I made my point. End of discussion. Until the next time. I held firm. Eventually my husband flew out on his own, to daven at Reb Shayele, to the rebbe Reb Elimelech of Lizhensk on his yahrtzeit. Never really a tour, just the tziyon, a bite in the “Rebbe’s house,” and back home.
And then his kollel arranged a trip to Prague. Just one day, but a full itinerary, like I’d done way back. The shuls, the cemetery, the river. He set off at dawn. A couple of hours later, I was just starting my day, and my phone pinged with pictures. Memories exploded in my mind. The shul with the names of those who’d died in the Holocaust painted onto a wall, family names bold and large, first names smaller, so what hit you were the families, entire clans destroyed together.

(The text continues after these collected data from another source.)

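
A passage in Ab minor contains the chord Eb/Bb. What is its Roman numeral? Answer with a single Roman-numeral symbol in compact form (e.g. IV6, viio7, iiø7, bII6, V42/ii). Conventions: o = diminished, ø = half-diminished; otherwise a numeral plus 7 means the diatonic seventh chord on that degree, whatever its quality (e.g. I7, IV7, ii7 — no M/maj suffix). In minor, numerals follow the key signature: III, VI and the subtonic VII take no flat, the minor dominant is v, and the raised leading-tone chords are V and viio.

The pitches Eb-G-Bb form a major triad rooted on Eb.
Eb is scale degree 5 in Ab minor, and a major triad on that degree is written V.
With Bb in the bass the chord is in second inversion, so the figured bass is 64.

V64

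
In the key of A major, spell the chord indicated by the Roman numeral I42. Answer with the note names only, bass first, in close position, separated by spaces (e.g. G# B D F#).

G# A C# E

The numeral's case and figure indicate a major seventh chord. In A major its root, the first degree, is A.
That chord is spelled A-C#-E-G#.
The figured bass 42 indicates third inversion, placing the seventh (G#) in the bass: G#-A-C#-E.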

The pictures the children of the ghetto had drawn. Scenes from their bounded lives, unbounded imaginations. I remember one with a tiny, twirly signature — Esther. It had two dancers, one white, one black. A bride and groom perhaps. But there were ominous undertones: The black figure was bigger, scarier, an animal-man growing out of the shadows. A dance with the devil by nine-year-old Esther.
The golem figurines everywhere, furry ones hanging in tourist shops like little teddy bears, cute and cuddly, a warped take on a legend. And the shul, the Altneu shul, quiet grandeur, golden candelabras, aron kodesh of stone, and there, somewhere, up in the attic, the real golem was purported to be.
My husband was singing in that shul of echoes. He sent a video of their kumzitz, he and his friends sitting under the sculpted ceilings, reaching back to the past through song.
“Hey, I think I remember something about that shul,” I messaged. “The tour guide told us that where the chazzan stands, a part of the floor is carved out of the ground, so when he davens it should actually be ‘mimamakim kerasicha Hashem.’ ”
Two minutes later, my husband sent a picture. The floor hollowed out and carpeted, noticeably lower. It was there, sure as stone. I looked at the image again. A square of carpet laid over the chiseled-out stone. The fringes of the amud cover swaying over the abyss. From the depths I call to You, Hashem.
I’d know that picture anywhere. I remembered standing around that little carpeted space, craning over shoulders to see, the dramatic American cadence in our Jewish history teacher-turned-tour guide’s voice, as she explained the congregation’s literal, scrupulous fulfillment of the verse. Looking down, I’d felt a long way from that innocence. My shoe only inches away.